Migrants often are employed in agriculture or construction, which means long days, backbreaking labor, and children left to themselves. Mothers can’t take time off of carrying bricks on their heads to breastfeed every two hours, let alone cook a nutritious meal for the children. During construction, children often subsist on white bread and biscuits during the day, with one home cooked meal at night. Biscuits and breads fill the stomach, but offer no nutritional value and cost more than a nutritious dal and roti.
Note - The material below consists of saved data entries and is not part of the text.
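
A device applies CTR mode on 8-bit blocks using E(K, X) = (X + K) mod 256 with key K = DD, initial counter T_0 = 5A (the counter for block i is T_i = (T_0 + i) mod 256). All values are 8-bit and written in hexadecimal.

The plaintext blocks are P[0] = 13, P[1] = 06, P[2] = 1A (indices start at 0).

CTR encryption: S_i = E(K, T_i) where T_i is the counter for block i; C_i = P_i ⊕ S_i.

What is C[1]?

C[1] = 3E

C[0]: T = 5A, S = E(K, T) = 37; 13 ⊕ 37 = 24.
C[1]: T = 5B, S = E(K, T) = 38; 06 ⊕ 38 = 3E.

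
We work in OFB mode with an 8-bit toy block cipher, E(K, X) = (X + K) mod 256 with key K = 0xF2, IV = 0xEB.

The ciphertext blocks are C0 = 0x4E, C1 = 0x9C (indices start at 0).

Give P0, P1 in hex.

OFB decryption: S_i = E(K, S_{i−1}) with S_{−1} = IV; P_i = C_i ⊕ S_i.
P0: S = E(K, 0xEB) = 0xDD; 0x4E ⊕ 0xDD = 0x93.
P1: S = E(K, 0xDD) = 0xCF; 0x9C ⊕ 0xCF = 0x53.

P0 = 0x93, P1 = 0x53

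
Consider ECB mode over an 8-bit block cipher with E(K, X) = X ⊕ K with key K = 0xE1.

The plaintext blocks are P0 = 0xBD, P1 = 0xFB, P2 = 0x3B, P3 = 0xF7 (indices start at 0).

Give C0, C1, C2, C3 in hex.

ECB encryption: C_i = E(K, P_i).
C0: E(K, 0xBD) = 0x5C.
C1: E(K, 0xFB) = 0x1A.
C2: E(K, 0x3B) = 0xDA.
C3: E(K, 0xF7) = 0x16.

C0 = 0x5C, C1 = 0x1A, C2 = 0xDA, C3 = 0x16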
With this year's drought (the worst in 37 years), our contacts throughout the field in Jhabua, Alirajpur, and Gujarat estimate that migration is about 10-20% more from Jhabua this year (sources include railway station masters and labor contractors). However in the Bundelkund region of Northeast Madhya Pradesh, where the drought has been even more harsh this year, we are getting reports from colleagues that this year’s migration is the highest they’ve ever seen, with each bus leaving the region packed to the brim with people leaving with all their belongings – this year many have no plans of coming back. From Bundelkund they’re all headed to Delhi – where they are likely to find no welcome reception with the Delhi City Planning Commission actively clearing migrants’ slums in preparation for the Commonwealth Games next year.

There are many challenges we face in migration, but with those challenges, interesting opportunities for cross-state collaboration with partners and government, interdisciplinary problem solving, and flexible approaches. Mobile crèches for the children of road construction workers, teachers who travel with migrating labor, HIV target interventions for migrants – there are numerous groups doing exciting things to reach out to one of the most vulnerable groups in the country. Throughout the next few months, I’ll try to bring out some of these various approaches to the problem in this blog as I explore how to tackle migration and malnutrition for our program.